Calculation of the adsorption isotherm of formaldehyde on ice by grand canonical Monte Carlo simulation

The adsorption isotherm of formaldehyde at the surface of I-h ice has been calculated at 200 K by performing a set of grand canonical Monte Carlo simulations, systematically varying the chemical potential of formaldehyde. In a clear contrast to other partially oxidized small hydrocarbons (POHs), such as methanol, the obtained isotherm does not show any particular stability of the saturated adsorption monolayer of the formaldehyde molecules.
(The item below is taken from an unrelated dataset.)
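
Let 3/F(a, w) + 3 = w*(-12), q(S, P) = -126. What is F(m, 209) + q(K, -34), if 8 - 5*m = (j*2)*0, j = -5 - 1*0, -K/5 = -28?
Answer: -105463/837 ≈ -126.00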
Further, in contrast to that of methanol, the obtained adsorption isotherm can be well described with the functional form of the Langmuir isotherm, indicating the relative weakness of the lateral interactions between the adsorbed molecules. The obtained results show that the main thermodynamic driving force of the adsorption is the possibility of the formation of water-formaldehyde hydrogen bonds. However, an adsorbed formaldehyde molecule has never been found to form more than one hydrogen bond with the surface waters, and due to the requirement of maximizing the number of water-formaldehyde hydrogen bonds per surface unit, these hydrogen bonds are often rather distorted, hence they are relatively weak in the case of the saturated adsorption monolayer. Besides these water-formaldehyde hydrogen bonds, the adsorbed molecules are further stabilized by lateral dipole-dipole type interactions, which are, however, considerably weaker than the water-formaldehyde hydrogen bonds, and also weaker than the lateral hydrogen bonding that occurs in the adsorption layer of other POH molecules, such as methanol.